CSRF

What is CSRF Attack?

CSRF stand for Client Side Request Forgery. CSRF can also be called XSRF, which means Cross Site Request Forgery. This attack forces an end-user to execute unwanted actions on a web application which they’re currently authenticated. Social engineering such as sending a link via an email or chat is mostly used to process CSRF attack. If the victim has an admin account, CSRF can compromise the entire web application.

CSRF Attack Possibility

A Relevant Action

• Must there be an action, which an attacker can induce.
• Might be a privileged action (modifying permissions) or any action on user-specific data (eg :- changing user’s own password).

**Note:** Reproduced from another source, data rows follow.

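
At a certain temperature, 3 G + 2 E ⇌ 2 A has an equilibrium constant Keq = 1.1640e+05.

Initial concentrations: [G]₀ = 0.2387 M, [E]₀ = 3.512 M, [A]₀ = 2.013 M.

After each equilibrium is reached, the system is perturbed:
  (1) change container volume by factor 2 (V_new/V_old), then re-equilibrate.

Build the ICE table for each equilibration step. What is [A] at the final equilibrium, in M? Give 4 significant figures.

Q₀ = 24.16 vs Keq = 1.1640e+05 ⇒ Q<K, forward
Step 1:
                    G           E           A
  init         0.2387       3.512       2.013
  Δ           -0.2234      -0.149       0.149
  eq          0.01526       3.363       2.162
  solve Keq expr → x = 0.07448; check Q = 1.1640e+05
Then change container volume by factor 2 (V_new/V_old).
Step 2:
                    G           E           A
  init       0.007628       1.682       1.081
  Δ           0.00755    0.005033   -0.005033
  eq          0.01518       1.687       1.076
  solve Keq expr → x = -0.002517; check Q = 1.1640e+05

[A]_eq = 1.076 M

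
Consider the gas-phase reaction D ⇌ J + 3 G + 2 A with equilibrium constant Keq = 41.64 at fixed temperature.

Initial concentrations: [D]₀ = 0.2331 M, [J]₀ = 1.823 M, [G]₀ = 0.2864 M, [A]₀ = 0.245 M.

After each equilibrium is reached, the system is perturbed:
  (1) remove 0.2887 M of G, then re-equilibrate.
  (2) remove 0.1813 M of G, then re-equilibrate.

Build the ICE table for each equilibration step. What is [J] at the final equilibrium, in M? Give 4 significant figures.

[J]_eq = 2.053 M

Q₀ = 0.01103 vs Keq = 41.64 ⇒ Q<K, forward
Step 1:
                    D           J           G           A
  I            0.2331       1.823      0.2864       0.245
  C           -0.2151      0.2151      0.6452      0.4301
  E           0.01804       2.038      0.9316      0.6751
  solve Keq expr → x = 0.2151; check Q = 41.64
Then remove 0.2887 M of G.
Step 2:
                    D           J           G           A
  I           0.01804       2.038      0.6429      0.6751
  C           -0.0107      0.0107     0.03209     0.02139
  E           0.00734       2.049       0.675      0.6965
  solve Keq expr → x = 0.0107; check Q = 41.64
Then remove 0.1813 M of G.
Step 3:
                    D           J           G           A
  I           0.00734       2.049      0.4937      0.6965
  C         -0.004164    0.004164     0.01249    0.008328
  E          0.003176       2.053      0.5062      0.7048
  solve Keq expr → x = 0.004164; check Q = 41.64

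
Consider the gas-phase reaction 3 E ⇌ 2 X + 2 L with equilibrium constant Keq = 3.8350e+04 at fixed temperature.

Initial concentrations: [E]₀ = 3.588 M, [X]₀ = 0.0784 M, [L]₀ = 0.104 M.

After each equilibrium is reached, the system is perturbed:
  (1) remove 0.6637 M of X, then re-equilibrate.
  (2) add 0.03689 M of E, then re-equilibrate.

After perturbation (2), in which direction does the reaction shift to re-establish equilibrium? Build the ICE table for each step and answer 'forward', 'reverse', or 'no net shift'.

Q₀ = 1.4393e-06 vs Keq = 3.8350e+04 ⇒ Q<K, forward
Step 1:
                   E          X          L
  I            3.588     0.0784      0.104
  C           -3.492      2.328      2.328
  E          0.09629      2.406      2.432
  solve Keq expr → x = 1.164; check Q = 3.8350e+04
Then remove 0.6637 M of X.
Step 2:
                   E          X          L
  I          0.09629      1.743      2.432
  C         -0.01803    0.01202    0.01202
  E          0.07826      1.755      2.444
  solve Keq expr → x = 0.006009; check Q = 3.8350e+04
Then add 0.03689 M of E.
Step 3:
                   E          X          L
  I           0.1152      1.755      2.444
  C         -0.03567    0.02378    0.02378
  E          0.07948      1.778      2.468
  solve Keq expr → x = 0.01189; check Q = 3.8350e+04

Direction: forward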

Cookie Based Session Handling

• When application relies solely on session cookies.
• There is no other mechanism in place for tracking sessions or validating user requests.

No Unpredictable Request Parameter

• Requests that perform the action do not contain any parameters whose values the attacker cannot determine or guess.
• If there’s a CSRF token, then attacker can’t predict or guess it. This makes the web application not vulnerable to CSRF attack.

Mitigations / Preventions

• Use Anti-CSRF Tokens.
• Use captcha.
• Implement SameSite cookie attribute.
• Use Referrer header.

Primary Defence - CSRF Tokens.

Additional Defence - SameSite Cookies.

Inadequate Defence - Referrer Header.